L’article 3 porte sur le gage de la proposition de loi. Il crée une contribution additionnelle, équivalente à dix pour cent des bénéfices générés par les industries de l’agroalimentaire, des produits phytosanitaires et des engrais de synthèse, sorte de dividende écologique qui permettra de soutenir l’effort de transition entrepris par les agriculteurs.

Article 1

L’article L. 631‑27‑1 du code rural et de la pêche maritime est ainsi modifié :

1° À la fin du premier alinéa, les mots : « de l’Établissement national des produits de l’agriculture et de la mer mentionné à l’article L. 621‑1 » sont remplacés par les mots : « du médiateur des relations commerciales agricoles mentionné à l’article L. 631‑27 » ;

2° À la fin du deuxième alinéa, les mots : « et de la restauration hors domicile » sont remplacés par les mots : « , de la restauration hors domicile et des associations de défense des consommateurs » ;

3° La seconde phrase du troisième alinéa est remplacée par trois phrases ainsi rédigées :

« Au regard de cette situation et de ces perspectives, elle propose chaque année une estimation des coûts de production agricoles au sein de chaque filière ainsi qu’une estimation de leur évolution pour l’année à venir. Ces coûts incluent la rémunération des agriculteurs à hauteur d’une fois et demie à deux fois le salaire minimum interprofessionnel de croissance et prennent en compte à la fois la diversité des bassins et des systèmes de production. Sur la base des coûts de production ainsi évalués, la conférence publique de filière arrête un seuil minimal d’achat des produits agricoles. » ;

4° Après le troisième alinéa, il est inséré un alinéa ainsi rédigé :

« Dans l’hypothèse où la conférence publique de filière ne parvient pas à déterminer un niveau minimal de prix d’achat, le médiateur des relations commerciales agricoles remet au ministre chargé de l’économie et au ministre chargé de l’agriculture un compte rendu de la négociation interprofessionnelle sur la base duquel ces ministres arrêtent un seuil minimal de prix d’achat de tout ou partie des produits agricoles concernés. » 

Article 2

Sous l’autorité des ministres chargés de l’agriculture et de l’environnement, il est créé un « Fonds dédié à la transition agroécologique des exploitations agricoles ».
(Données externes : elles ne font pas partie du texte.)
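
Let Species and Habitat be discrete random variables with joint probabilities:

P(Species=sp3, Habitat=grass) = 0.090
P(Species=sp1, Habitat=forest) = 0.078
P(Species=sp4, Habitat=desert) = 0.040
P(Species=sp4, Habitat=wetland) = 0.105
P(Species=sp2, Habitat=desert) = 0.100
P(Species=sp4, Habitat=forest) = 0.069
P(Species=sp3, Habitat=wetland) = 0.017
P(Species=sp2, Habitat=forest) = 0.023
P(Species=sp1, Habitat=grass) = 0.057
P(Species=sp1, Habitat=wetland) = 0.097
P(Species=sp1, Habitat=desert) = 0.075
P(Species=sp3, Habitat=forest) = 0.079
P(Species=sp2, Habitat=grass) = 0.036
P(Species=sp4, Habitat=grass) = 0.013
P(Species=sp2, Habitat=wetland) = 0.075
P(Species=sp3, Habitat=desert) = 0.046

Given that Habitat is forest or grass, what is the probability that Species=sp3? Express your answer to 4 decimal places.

0.3798

P(Habitat=forest) = 0.078 + 0.023 + 0.079 + 0.069 = 0.249.
P(Habitat=grass) = 0.057 + 0.036 + 0.090 + 0.013 = 0.196.
P(Habitat ∈ {forest, grass}) = 0.249 + 0.196 = 0.445; P(Species=sp3, Habitat ∈ {forest, grass}) = 0.079 + 0.090 = 0.169.
P(Species=sp3 | Habitat ∈ {forest, grass}) = 0.169/0.445 = 0.3798.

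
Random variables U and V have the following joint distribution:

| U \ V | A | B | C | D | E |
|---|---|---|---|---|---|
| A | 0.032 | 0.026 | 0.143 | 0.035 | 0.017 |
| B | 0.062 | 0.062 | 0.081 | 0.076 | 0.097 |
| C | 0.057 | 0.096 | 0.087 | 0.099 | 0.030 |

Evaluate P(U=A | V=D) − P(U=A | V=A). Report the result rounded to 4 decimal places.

-0.0453

P(V=D) = 0.035 + 0.076 + 0.099 = 0.210; P(U=A | V=D) = 0.035/0.210 = 0.16667.
P(V=A) = 0.032 + 0.062 + 0.057 = 0.151; P(U=A | V=A) = 0.032/0.151 = 0.21192.
Difference = -0.0453.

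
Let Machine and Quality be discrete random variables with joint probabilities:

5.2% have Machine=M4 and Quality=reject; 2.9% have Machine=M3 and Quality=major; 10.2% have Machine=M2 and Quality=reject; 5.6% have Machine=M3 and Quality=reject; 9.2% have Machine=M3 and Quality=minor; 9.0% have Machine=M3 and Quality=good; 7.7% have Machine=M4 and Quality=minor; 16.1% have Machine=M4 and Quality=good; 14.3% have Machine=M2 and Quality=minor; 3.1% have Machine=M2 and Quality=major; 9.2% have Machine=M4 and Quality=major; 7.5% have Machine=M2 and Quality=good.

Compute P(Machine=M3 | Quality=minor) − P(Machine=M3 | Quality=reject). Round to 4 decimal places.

0.0282

P(Quality=minor) = 0.143 + 0.092 + 0.077 = 0.312; P(Machine=M3 | Quality=minor) = 0.092/0.312 = 0.29487.
P(Quality=reject) = 0.102 + 0.056 + 0.052 = 0.210; P(Machine=M3 | Quality=reject) = 0.056/0.210 = 0.26667.
Difference = 0.0282.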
Ce fonds vise à financer les pratiques favorisant la transition agroécologique des exploitations, en priorité celles qui concourent à tendre vers des systèmes économes et autonomes, à réduire l’utilisation d’intrants chimiques et à renforcer les infrastructures agroécologiques.

L’aide ainsi apportée aux exploitations agricoles, dont les conditions d’octroi sont précisées par décret en Conseil d’État, est dégressive en fonction de la taille de l’exploitation.

Article 3

La charge pour l’État est compensée à due concurrence par une contribution additionnelle de dix pour cent sur les bénéfices générés par les industries de l’agroalimentaire, des produits phytosanitaires et des engrais de synthèse parmi les sociétés redevables de l’impôt sur les sociétés qui réalisent un chiffre d’affaires annuel supérieur à 50 000 000 d’euros.